Кибермошенники нашли новый способ заработать на туристах, используя популярный сервис бронирования Booking.com. Недавно в Калифорнии хакеры взломали аккаунт одного из отелей, что позволило им запустить фишинговую атаку. Жертвой стал клиент, который только что забронировал номер и получил сообщение через приложение Booking.com с просьбой подтвердить свои данные якобы для завершения бронирования. Сообщение выглядело убедительно, так как содержало имя отеля и информацию о его бронировании.

Фишинговое сообщение ( KrebsOnSecurity )

Компания Booking.com подтвердила инцидент, уточнив, что злоумышленники получили доступ к данным из-за взлома системы одного из партнёров. В самой системе Booking.com утечек не было. После инцидента Booking.com усилил меры безопасности и ввел обязательную двухфакторную аутентификацию (2FA) для всех партнеров. Теперь для доступа к деталям оплаты требуется ввод одноразового кода из мобильного приложения аутентификации. Тем не менее, преступники находят способы обойти защиту, заражая компьютеры партнеров вредоносным ПО для получения доступа к учетным записям и рассылки фишинговых сообщений клиентам.

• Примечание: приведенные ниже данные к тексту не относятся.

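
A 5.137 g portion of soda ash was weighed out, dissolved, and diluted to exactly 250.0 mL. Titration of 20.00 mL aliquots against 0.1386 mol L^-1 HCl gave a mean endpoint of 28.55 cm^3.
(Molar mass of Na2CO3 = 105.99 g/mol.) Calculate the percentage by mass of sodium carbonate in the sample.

Na2CO3 + 2 HCl → 2 NaCl + H2O + CO2
n(HCl) per titration = 0.02855 × 0.1386 = 3.957 × 10^-3 mol
From the 1:2 ratio, n(Na2CO3) in each aliquot = 1/2 × 3.957 × 10^-3 = 1.979 × 10^-3 mol
n(Na2CO3) in the whole flask = 1.979 × 10^-3 × 250.0/20.00 = 0.02473 mol
mass of Na2CO3 = 0.02473 × 105.99 = 2.621 g
% Na2CO3 = 2.621 / 5.137 × 100 = 51.03 %

51.03 %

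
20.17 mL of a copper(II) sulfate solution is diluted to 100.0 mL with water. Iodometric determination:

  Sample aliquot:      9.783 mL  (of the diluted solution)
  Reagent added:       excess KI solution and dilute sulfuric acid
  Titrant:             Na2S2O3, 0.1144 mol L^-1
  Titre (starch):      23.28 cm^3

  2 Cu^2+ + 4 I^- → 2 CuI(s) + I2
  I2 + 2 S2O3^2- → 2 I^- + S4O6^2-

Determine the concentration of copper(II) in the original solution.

n(S2O3^2-) = 0.02328 × 0.1144 = 2.663 × 10^-3 mol
n(I2) = n(S2O3^2-)/2 = 1.332 × 10^-3 mol
From the 2:1 ratio, n(Cu2+) in the aliquot = 2/1 × 1.332 × 10^-3 = 2.663 × 10^-3 mol
[Cu2+]_dilute = 2.663 × 10^-3 / 0.009783 = 0.2722 mol/L
[Cu2+]_original = 0.2722 × 100.0/20.17 = 1.350 mol/L

1.350 mol/L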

Фишинговый сайт, открывающийся при переходе по ссылке в текстовом сообщении ( KrebsOnSecurity )

Анализ социальных сетей показал, что подобные схемы распространены не только среди отелей, но и на других популярных платформах. В 2023 году фирма SecureWorks зафиксировала рост атак с использованием вредоносного ПО, направленных на кражу данных от партнеров Booking.com. По данным SecureWorks, атаки начались в марте 2023 года, когда один из отелей не включил многофакторную аутентификацию, что упростило киберпреступникам доступ к учетной записи.

В июне 2024 года сервис Booking.com сообщил о росте фишинговых атак на 900%, что связывается с использованием искусственного интеллекта для создания более эффективных схем обмана. В ответ компания внедрила собственные ИИ-решения, которые заблокировали 85 миллионов мошеннических бронирований и предотвратили более 1,5 миллиона попыток фишинга за 2023 год.

Дополнительное расследование показало, что домен фальшивого сайта, отправленного клиенту — guestssecureverification[.]com — зарегистрирован на электронный адрес, который использовался для создания более 700 фишинговых доменов, нацеленных на гостиничные сервисы и другие популярные платформы, такие как Shopify и Steam.

Спрос на взломанные аккаунты Booking.com остается высоким среди киберпреступников. На форумах хакеров активно предлагаются украденные данные, а также услуги по монетизации взломанных учетных записей. Некоторые злоумышленники даже создают «собственные туристические агентства», предоставляя мошенникам скидки на бронирование отелей.

SecureWorks выявил, что фишеры используют вредоносное ПО для кражи учетных данных, однако сегодня преступникам достаточно приобрести украденные учетные данные на черном рынке, особенно если сервисы не требуют 2FA. Это подтверждает случай с облачной платформой Snowflake, где уязвимые учетные записи использовались для похищения данных более чем 160 компаний.